Purtroppo la pediatria non sia occupa, paradossalmente, del bambino in questo senso. I pediatri si preoccupano che lo sviluppo avvenga nei tempi, nei modi, nelle sequenze adeguate perché da grande sia un adulto sano. E’ attenta a che il suo intestino non sia rovinato da una massa di cibi somministrati troppo precocemente, troppo attivamente, ma non che ci sia una necessaria tranquillità che accompagni il suo sviluppo e la sua maturità, non soltanto in famiglia, ma anche nell’ambiente scolastico. L’intellettualizzazione precoce o esagerata non gli consentono di sviluppare quella parte importante che è data dall’esperienza che il bambino può fare attraverso gli atti volitivi, attraverso le braccia e le gambe.

Il rapporto che il bambino ha con il mondo è di tipo imitativo: imita l’adulto, la passione che l’adulto manifesta nei confronti del mondo.
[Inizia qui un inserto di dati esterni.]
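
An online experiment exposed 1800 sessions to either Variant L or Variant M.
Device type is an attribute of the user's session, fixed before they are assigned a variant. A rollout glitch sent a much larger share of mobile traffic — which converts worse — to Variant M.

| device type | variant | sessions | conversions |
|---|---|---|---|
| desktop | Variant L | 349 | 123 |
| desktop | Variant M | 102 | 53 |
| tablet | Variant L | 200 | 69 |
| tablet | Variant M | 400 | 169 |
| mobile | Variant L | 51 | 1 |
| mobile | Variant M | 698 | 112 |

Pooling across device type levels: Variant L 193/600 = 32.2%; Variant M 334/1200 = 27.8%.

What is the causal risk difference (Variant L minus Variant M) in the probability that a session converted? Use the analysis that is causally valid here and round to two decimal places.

Device type satisfies the back-door criterion: it is not a descendant of the variant, and it blocks the spurious path from variant to outcome. Adjusting for it (i.e., using the within-device type rates) gives the causal effect.
Adjusting over the population distribution of device type: 0.251·(0.352−0.520) + 0.333·(0.345−0.422) + 0.416·(0.020−0.160) = -0.126.

-0.13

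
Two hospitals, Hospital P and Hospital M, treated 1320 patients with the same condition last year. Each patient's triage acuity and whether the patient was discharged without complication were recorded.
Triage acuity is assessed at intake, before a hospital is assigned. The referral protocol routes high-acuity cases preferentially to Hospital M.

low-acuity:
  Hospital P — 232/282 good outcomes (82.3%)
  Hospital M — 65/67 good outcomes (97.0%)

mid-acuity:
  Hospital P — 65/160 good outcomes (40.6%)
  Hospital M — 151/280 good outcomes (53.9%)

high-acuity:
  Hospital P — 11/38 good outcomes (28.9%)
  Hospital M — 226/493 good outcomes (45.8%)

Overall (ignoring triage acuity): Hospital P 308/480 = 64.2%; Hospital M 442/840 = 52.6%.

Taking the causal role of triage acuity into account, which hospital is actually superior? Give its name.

The triage acuity-specific comparison favours Hospital M throughout, but the pooled figures favour Hospital P. The question is whether to condition on triage acuity.
Triage acuity is set before the hospital has any effect — it is not caused by the hospital — and it independently drives the outcome. That makes it a confounder, so the causal comparison is within triage acuity levels.
Within each level — low-acuity: 82.3% vs 97.0%; mid-acuity: 40.6% vs 53.9%; high-acuity: 28.9% vs 45.8% — Hospital M is higher every time.

Hospital M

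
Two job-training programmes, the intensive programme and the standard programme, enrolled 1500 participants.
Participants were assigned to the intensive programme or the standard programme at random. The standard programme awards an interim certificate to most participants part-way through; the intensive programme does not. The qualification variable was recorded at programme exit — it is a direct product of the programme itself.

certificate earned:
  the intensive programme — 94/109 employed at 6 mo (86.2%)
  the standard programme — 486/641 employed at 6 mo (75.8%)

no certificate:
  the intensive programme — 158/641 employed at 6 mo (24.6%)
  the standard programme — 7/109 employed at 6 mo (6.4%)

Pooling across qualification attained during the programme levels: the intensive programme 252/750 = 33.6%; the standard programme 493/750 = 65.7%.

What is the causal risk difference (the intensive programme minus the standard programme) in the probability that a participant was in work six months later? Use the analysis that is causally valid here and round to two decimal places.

Within every qualification attained during the programme level the intensive programme has the higher rate, yet pooled the standard programme does — Simpson's reversal.
Qualification attained during the programme here is a post-treatment variable shaped by the programme; conditioning on it would introduce bias rather than remove it. The overall comparison is the causal one.
The causal difference is the pooled difference: 0.336 − 0.657 = -0.321.

-0.32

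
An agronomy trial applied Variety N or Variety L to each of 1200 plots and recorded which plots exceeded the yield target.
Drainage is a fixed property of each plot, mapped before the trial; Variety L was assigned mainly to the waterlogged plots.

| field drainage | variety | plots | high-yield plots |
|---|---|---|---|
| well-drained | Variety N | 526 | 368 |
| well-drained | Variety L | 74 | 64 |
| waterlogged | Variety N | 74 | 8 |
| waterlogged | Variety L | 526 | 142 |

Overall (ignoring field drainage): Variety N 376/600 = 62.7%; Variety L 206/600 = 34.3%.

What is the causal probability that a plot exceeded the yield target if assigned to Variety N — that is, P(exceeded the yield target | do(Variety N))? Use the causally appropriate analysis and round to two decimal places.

0.40

Within every field drainage level Variety L has the higher rate, yet pooled Variety N does — Simpson's reversal.
The imbalance in field drainage arose from how plots were allocated, not from anything the variety did; and field drainage independently affects the outcome. The pooled gap is confounded — condition on field drainage.
Standardising Variety N to the population field drainage mix: 0.500·368/526 + 0.500·8/74 = 0.404.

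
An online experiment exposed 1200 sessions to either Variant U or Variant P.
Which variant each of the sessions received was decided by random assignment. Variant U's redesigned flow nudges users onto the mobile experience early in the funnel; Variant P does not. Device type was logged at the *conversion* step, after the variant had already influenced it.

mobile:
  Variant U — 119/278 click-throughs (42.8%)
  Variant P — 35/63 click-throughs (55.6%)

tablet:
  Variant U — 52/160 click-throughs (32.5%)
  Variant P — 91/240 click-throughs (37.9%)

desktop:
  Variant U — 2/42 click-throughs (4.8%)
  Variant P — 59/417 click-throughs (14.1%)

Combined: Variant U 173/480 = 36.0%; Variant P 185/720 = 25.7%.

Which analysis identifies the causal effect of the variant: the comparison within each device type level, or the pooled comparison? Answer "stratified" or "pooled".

Device type is recorded after the variant and is itself shifted by it — it sits on the causal path from variant to outcome. Conditioning on a mediator would strip out part of the effect we want; the pooled comparison gives the total causal effect.
Pooled: Variant U 36.0% vs Variant P 25.7%; Variant U is higher overall.

pooled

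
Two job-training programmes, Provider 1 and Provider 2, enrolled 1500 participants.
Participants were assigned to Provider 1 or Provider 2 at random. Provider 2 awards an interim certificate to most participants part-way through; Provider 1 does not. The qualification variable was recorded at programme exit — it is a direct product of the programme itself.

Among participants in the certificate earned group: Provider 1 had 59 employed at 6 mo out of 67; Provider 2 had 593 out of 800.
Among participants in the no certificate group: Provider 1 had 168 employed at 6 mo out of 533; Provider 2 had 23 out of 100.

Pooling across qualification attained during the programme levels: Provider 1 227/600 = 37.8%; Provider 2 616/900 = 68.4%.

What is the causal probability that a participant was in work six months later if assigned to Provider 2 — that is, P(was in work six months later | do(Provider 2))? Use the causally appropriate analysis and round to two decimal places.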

Per questo motivo lavorare con il bambino è molto importante affinché possa recepire questa passione dell’adulto.

Un piccolo accenno alla televisione, una delle calamità più grandi per un bambino. Questo tipo di passività, lo stare per ore davanti a un televisore, non è solo lesiva del tempo che potrebbe essere dedicato alla lettura o al racconto, quindi all’apprendimento. Anche la motilità viene assolutamente paralizzata, gli occhi vengono immobilizzati, le orecchie non riescono più a percepire altro e, quindi, si registra un danno nell’ambito fisico. Siccome tutto il processo di accompagnamento del bambino è un processo di guarigione da questo “stato di malattia” per condurlo ad essere un adulto sano, è assolutamente necessario lasciarlo il più possibile libero di fare tutte le esperienze di cui ha bisogno.

Un altro tema fondamentale sui cui vale la pena di spendere qualche riflessione è il ritmo. La vita ritmica del bambino è sostanziale. Lo si vede già nel ritmo, ad esempio, che lui deve apprendere, una volta uscito dal non-ritmo della cavità uterina: alimentazione 24 ore su 24, depurazione 24 ore su 24. Appena nasce deve cominciare ad avere un ritmo: mangiare, digerire, dormire, vegliare. Il risanamento di questi ritmi, il loro apprendimento o accompagnamento condizioneranno lo stato di salute futura.